Micelli Chocolate Mold Co. founder dies
Ned Micelli, who built up the business with his father Joseph, “loved the chocolate industry.”
July 19, 2017
With his son Joe and daughter Ronnie by his side, Ned Micelli, 88, founder of Micelli Chocolate Mold Co., passed away peacefully at home in Malverne, Long Island, N.Y. on July 16.
He, with his father Joseph Micelli Sr., founded the company 70 years ago in June 1947.
The father-and-son team at the All Metal Chocolate Mold Co. — as it was called then — started out repairing metal moulds. The company eventually shifted to producing custom metal moulds for major chocolate manufacturers.

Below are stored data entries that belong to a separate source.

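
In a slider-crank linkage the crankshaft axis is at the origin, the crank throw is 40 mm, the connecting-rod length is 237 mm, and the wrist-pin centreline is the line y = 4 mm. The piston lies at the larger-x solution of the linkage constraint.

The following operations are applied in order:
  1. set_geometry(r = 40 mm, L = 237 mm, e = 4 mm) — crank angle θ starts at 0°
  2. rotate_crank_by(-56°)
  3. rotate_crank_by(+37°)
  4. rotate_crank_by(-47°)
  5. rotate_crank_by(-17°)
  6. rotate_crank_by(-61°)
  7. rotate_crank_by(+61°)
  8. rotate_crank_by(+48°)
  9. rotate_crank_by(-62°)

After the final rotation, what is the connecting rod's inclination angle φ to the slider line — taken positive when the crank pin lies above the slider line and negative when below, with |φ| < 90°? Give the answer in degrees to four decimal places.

-10.6259

set_geometry: r = 40 mm, L = 237 mm, e = 4 mm; θ ← 0°
rotate_crank_by(-56°): θ ← 0° -56° = -56°
rotate_crank_by(+37°): θ ← -56° +37° = -19°
rotate_crank_by(-47°): θ ← -19° -47° = -66°
rotate_crank_by(-17°): θ ← -66° -17° = -83°
rotate_crank_by(-61°): θ ← -83° -61° = -144°
rotate_crank_by(+61°): θ ← -144° +61° = -83°
rotate_crank_by(+48°): θ ← -83° +48° = -35°
rotate_crank_by(-62°): θ ← -35° -62° = -97°
crank pin P = (r cos θ, r sin θ) = (-4.874774, -39.701846)
h = r sin θ − e = -39.701846 − 4 = -43.701846
sin φ = h / L = -43.701846 / 237 = -0.18439597
φ = arcsin(-0.18439597) = -10.625918°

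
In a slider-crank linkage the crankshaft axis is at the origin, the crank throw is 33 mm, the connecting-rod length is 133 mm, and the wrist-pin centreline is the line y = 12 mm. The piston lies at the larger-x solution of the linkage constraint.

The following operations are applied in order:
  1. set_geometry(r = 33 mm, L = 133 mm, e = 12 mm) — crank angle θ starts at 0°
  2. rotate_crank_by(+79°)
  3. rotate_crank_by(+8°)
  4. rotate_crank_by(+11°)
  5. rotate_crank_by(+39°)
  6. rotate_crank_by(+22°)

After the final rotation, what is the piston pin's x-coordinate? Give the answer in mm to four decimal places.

102.1917

set_geometry: r = 33 mm, L = 133 mm, e = 12 mm; θ ← 0°
rotate_crank_by(+79°): θ ← 0° +79° = 79°
rotate_crank_by(+8°): θ ← 79° +8° = 87°
rotate_crank_by(+11°): θ ← 87° +11° = 98°
rotate_crank_by(+39°): θ ← 98° +39° = 137°
rotate_crank_by(+22°): θ ← 137° +22° = 159°
crank pin P = (r cos θ, r sin θ) = (-30.808154, 11.826142)
h = r sin θ − e = 11.826142 − 12 = -0.173858
x = r cos θ + √(L² − h²) = -30.808154 + √(17689.0 − 0.0302) = -30.808154 + 132.999886 = 102.191732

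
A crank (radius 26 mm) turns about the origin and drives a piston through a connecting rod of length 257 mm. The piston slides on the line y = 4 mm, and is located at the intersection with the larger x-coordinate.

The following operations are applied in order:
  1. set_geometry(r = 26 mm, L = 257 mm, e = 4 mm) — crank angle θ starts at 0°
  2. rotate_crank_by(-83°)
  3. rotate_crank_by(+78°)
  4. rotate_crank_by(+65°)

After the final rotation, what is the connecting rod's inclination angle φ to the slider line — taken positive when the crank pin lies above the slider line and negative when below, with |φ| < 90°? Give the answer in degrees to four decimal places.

set_geometry: r = 26 mm, L = 257 mm, e = 4 mm; θ ← 0°
rotate_crank_by(-83°): θ ← 0° -83° = -83°
rotate_crank_by(+78°): θ ← -83° +78° = -5°
rotate_crank_by(+65°): θ ← -5° +65° = 60°
crank pin P = (r cos θ, r sin θ) = (13.000000, 22.516660)
h = r sin θ − e = 22.516660 − 4 = 18.516660
sin φ = h / L = 18.516660 / 257 = 0.07204926
φ = arcsin(0.07204926) = 4.131699°

4.1317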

In 1956, the Micelli family opened its second manufacturing plant in Bronx, New York City. By the late 1960s, Ned had pioneered the use of thermoform plastic moulds for chocolate in the United States.
During the early 1970s, Ned's son Joe came aboard, and soon the company began manufacturing polycarbonate plastic injection molds. At this point, Micelli Chocolate Mold Co. was the only manufacturer left in North America producing industrial chocolate moulds.

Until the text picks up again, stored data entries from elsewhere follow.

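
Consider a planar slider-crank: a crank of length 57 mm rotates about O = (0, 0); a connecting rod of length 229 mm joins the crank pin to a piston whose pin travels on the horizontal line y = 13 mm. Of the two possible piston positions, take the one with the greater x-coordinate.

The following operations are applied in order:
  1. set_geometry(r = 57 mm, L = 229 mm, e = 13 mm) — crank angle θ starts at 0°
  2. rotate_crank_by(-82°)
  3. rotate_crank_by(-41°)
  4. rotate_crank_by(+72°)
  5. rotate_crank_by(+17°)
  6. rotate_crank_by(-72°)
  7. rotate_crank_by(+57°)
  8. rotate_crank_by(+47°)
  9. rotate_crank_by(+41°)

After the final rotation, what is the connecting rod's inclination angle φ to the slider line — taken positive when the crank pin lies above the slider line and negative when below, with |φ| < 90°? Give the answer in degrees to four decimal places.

set_geometry: r = 57 mm, L = 229 mm, e = 13 mm; θ ← 0°
rotate_crank_by(-82°): θ ← 0° -82° = -82°
rotate_crank_by(-41°): θ ← -82° -41° = -123°
rotate_crank_by(+72°): θ ← -123° +72° = -51°
rotate_crank_by(+17°): θ ← -51° +17° = -34°
rotate_crank_by(-72°): θ ← -34° -72° = -106°
rotate_crank_by(+57°): θ ← -106° +57° = -49°
rotate_crank_by(+47°): θ ← -49° +47° = -2°
rotate_crank_by(+41°): θ ← -2° +41° = 39°
crank pin P = (r cos θ, r sin θ) = (44.297320, 35.871262)
h = r sin θ − e = 35.871262 − 13 = 22.871262
sin φ = h / L = 22.871262 / 229 = 0.09987451
φ = arcsin(0.09987451) = 5.731944°

5.7319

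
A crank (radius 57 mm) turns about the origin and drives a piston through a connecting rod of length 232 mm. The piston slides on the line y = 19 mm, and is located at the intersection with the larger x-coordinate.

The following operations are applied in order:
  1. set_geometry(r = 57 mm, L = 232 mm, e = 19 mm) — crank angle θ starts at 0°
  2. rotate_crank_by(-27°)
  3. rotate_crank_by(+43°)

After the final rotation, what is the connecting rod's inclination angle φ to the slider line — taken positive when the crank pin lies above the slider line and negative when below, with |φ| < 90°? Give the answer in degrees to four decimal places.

-0.8122

set_geometry: r = 57 mm, L = 232 mm, e = 19 mm; θ ← 0°
rotate_crank_by(-27°): θ ← 0° -27° = -27°
rotate_crank_by(+43°): θ ← -27° +43° = 16°
crank pin P = (r cos θ, r sin θ) = (54.791917, 15.711329)
h = r sin θ − e = 15.711329 − 19 = -3.288671
sin φ = h / L = -3.288671 / 232 = -0.01417530
φ = arcsin(-0.01417530) = -0.812212°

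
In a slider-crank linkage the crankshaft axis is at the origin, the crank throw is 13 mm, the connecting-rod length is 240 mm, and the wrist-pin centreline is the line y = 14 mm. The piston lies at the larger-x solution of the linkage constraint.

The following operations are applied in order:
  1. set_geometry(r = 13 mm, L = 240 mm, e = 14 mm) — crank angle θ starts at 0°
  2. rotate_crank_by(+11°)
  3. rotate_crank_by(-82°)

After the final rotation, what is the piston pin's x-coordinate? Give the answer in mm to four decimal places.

242.7879

set_geometry: r = 13 mm, L = 240 mm, e = 14 mm; θ ← 0°
rotate_crank_by(+11°): θ ← 0° +11° = 11°
rotate_crank_by(-82°): θ ← 11° -82° = -71°
crank pin P = (r cos θ, r sin θ) = (4.232386, -12.291741)
h = r sin θ − e = -12.291741 − 14 = -26.291741
x = r cos θ + √(L² − h²) = 4.232386 + √(57600.0 − 691.2557) = 4.232386 + 238.555537 = 242.787923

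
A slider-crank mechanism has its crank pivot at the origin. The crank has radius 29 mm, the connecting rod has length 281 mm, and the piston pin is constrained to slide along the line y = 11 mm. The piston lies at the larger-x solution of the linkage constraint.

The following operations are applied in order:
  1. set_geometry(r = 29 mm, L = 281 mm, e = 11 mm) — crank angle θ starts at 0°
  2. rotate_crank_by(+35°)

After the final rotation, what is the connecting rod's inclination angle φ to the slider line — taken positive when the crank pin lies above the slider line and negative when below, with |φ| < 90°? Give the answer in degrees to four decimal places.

1.1488

set_geometry: r = 29 mm, L = 281 mm, e = 11 mm; θ ← 0°
rotate_crank_by(+35°): θ ← 0° +35° = 35°
crank pin P = (r cos θ, r sin θ) = (23.755409, 16.633717)
h = r sin θ − e = 16.633717 − 11 = 5.633717
sin φ = h / L = 5.633717 / 281 = 0.02004881
φ = arcsin(0.02004881) = 1.148789°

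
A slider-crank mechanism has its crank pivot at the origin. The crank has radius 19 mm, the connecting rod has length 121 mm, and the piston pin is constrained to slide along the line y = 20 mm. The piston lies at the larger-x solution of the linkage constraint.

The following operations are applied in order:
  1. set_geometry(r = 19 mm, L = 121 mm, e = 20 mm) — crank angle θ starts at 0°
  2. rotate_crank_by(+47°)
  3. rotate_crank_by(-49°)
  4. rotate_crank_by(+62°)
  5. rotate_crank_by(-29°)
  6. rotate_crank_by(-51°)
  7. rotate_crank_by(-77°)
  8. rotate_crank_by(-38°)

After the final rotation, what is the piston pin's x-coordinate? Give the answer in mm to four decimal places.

102.8538

set_geometry: r = 19 mm, L = 121 mm, e = 20 mm; θ ← 0°
rotate_crank_by(+47°): θ ← 0° +47° = 47°
rotate_crank_by(-49°): θ ← 47° -49° = -2°
rotate_crank_by(+62°): θ ← -2° +62° = 60°
rotate_crank_by(-29°): θ ← 60° -29° = 31°
rotate_crank_by(-51°): θ ← 31° -51° = -20°
rotate_crank_by(-77°): θ ← -20° -77° = -97°
rotate_crank_by(-38°): θ ← -97° -38° = -135°
crank pin P = (r cos θ, r sin θ) = (-13.435029, -13.435029)
h = r sin θ − e = -13.435029 − 20 = -33.435029
x = r cos θ + √(L² − h²) = -13.435029 + √(14641.0 − 1117.9012) = -13.435029 + 116.288860 = 102.853831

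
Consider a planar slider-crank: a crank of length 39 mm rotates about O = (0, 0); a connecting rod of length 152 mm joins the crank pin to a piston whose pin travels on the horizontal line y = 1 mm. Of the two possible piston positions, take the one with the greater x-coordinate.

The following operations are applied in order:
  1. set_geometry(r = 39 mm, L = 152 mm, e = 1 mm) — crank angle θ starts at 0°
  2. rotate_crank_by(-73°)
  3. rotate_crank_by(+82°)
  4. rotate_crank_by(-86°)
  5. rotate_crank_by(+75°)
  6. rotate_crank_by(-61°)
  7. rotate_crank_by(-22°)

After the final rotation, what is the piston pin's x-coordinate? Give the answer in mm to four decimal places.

set_geometry: r = 39 mm, L = 152 mm, e = 1 mm; θ ← 0°
rotate_crank_by(-73°): θ ← 0° -73° = -73°
rotate_crank_by(+82°): θ ← -73° +82° = 9°
rotate_crank_by(-86°): θ ← 9° -86° = -77°
rotate_crank_by(+75°): θ ← -77° +75° = -2°
rotate_crank_by(-61°): θ ← -2° -61° = -63°
rotate_crank_by(-22°): θ ← -63° -22° = -85°
crank pin P = (r cos θ, r sin θ) = (3.399074, -38.851593)
h = r sin θ − e = -38.851593 − 1 = -39.851593
x = r cos θ + √(L² − h²) = 3.399074 + √(23104.0 − 1588.1495) = 3.399074 + 146.682823 = 150.081897

150.0819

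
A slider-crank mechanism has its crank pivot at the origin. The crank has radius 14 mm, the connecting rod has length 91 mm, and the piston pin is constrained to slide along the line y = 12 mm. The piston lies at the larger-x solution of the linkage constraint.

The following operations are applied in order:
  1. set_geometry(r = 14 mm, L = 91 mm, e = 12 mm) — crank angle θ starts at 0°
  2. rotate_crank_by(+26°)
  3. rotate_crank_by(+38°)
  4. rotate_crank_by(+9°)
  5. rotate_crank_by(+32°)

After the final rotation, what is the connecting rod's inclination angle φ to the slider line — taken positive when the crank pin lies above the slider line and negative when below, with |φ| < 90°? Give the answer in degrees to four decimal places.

set_geometry: r = 14 mm, L = 91 mm, e = 12 mm; θ ← 0°
rotate_crank_by(+26°): θ ← 0° +26° = 26°
rotate_crank_by(+38°): θ ← 26° +38° = 64°
rotate_crank_by(+9°): θ ← 64° +9° = 73°
rotate_crank_by(+32°): θ ← 73° +32° = 105°
crank pin P = (r cos θ, r sin θ) = (-3.623467, 13.522962)
h = r sin θ − e = 13.522962 − 12 = 1.522962
sin φ = h / L = 1.522962 / 91 = 0.01673584
φ = arcsin(0.01673584) = 0.958938°

0.9589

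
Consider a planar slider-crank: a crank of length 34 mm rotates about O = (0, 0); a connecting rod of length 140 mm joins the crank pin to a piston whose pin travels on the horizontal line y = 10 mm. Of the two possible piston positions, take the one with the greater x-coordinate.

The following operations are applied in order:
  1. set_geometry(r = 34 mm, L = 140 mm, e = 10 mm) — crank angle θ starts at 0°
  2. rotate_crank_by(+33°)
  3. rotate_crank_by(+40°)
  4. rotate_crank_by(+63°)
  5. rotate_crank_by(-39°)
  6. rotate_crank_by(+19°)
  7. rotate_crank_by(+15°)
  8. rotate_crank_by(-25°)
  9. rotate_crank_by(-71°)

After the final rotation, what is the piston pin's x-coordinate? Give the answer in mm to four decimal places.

set_geometry: r = 34 mm, L = 140 mm, e = 10 mm; θ ← 0°
rotate_crank_by(+33°): θ ← 0° +33° = 33°
rotate_crank_by(+40°): θ ← 33° +40° = 73°
rotate_crank_by(+63°): θ ← 73° +63° = 136°
rotate_crank_by(-39°): θ ← 136° -39° = 97°
rotate_crank_by(+19°): θ ← 97° +19° = 116°
rotate_crank_by(+15°): θ ← 116° +15° = 131°
rotate_crank_by(-25°): θ ← 131° -25° = 106°
rotate_crank_by(-71°): θ ← 106° -71° = 35°
crank pin P = (r cos θ, r sin θ) = (27.851170, 19.501599)
h = r sin θ − e = 19.501599 − 10 = 9.501599
x = r cos θ + √(L² − h²) = 27.851170 + √(19600.0 − 90.2804) = 27.851170 + 139.677198 = 167.528367

167.5284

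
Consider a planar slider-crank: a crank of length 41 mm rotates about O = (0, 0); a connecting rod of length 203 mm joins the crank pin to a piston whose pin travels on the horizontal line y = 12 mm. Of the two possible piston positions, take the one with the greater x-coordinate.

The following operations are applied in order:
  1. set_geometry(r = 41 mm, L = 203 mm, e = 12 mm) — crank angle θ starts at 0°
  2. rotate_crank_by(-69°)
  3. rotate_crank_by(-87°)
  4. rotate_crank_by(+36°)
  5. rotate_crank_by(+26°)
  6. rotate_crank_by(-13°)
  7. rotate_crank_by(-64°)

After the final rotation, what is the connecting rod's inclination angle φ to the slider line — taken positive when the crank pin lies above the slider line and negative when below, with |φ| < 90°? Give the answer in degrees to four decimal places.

set_geometry: r = 41 mm, L = 203 mm, e = 12 mm; θ ← 0°
rotate_crank_by(-69°): θ ← 0° -69° = -69°
rotate_crank_by(-87°): θ ← -69° -87° = -156°
rotate_crank_by(+36°): θ ← -156° +36° = -120°
rotate_crank_by(+26°): θ ← -120° +26° = -94°
rotate_crank_by(-13°): θ ← -94° -13° = -107°
rotate_crank_by(-64°): θ ← -107° -64° = -171°
crank pin P = (r cos θ, r sin θ) = (-40.495222, -6.413813)
h = r sin θ − e = -6.413813 − 12 = -18.413813
sin φ = h / L = -18.413813 / 203 = -0.09070844
φ = arcsin(-0.09070844) = -5.204364°

-5.2044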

In the mid-1980s, Ned’s son John joined the family business, which coincided with the company entering the age of computer-aided design and manufacturing technology. A few years later, Ned's daughter, Theresa, joined to focus on accounting and administration.
Ned worked tirelessly side by side with his children to drive the business forward. Today, Micelli Chocolate Mold Co. is the largest manufacturer of chocolate moulds in North America and the only North American-based manufacturer of injection polycarbonate chocolate moulds.
“He loved the chocolate industry and truly embraced helping his customers with chocolate moulding and developing new moulds. Most people he worked with became his friend,” says John, who heads up the company today.
Although his father had been retired for some time, John adds that he still maintained a keen interest in the business and technical innovations as the company evolved.
Ned is survived by five children, nine grandchildren and six great grandchildren. He was also known as a serious sports competitor, John points out.
“Although bowling was his favorite, in his younger years he held local NYC records in boxing, bowling, pool, basketball, and was even New York State ping pong champ at age 16,” John said. “He was loved and widely known in the chocolate industry.”
A funeral mass will be held on July 21 at 9:45 a.m. at Our Lady of Lourdes Roman Catholic Church in Farmingdale, N.Y. Memorial donations can be made to the Boys Club of New York.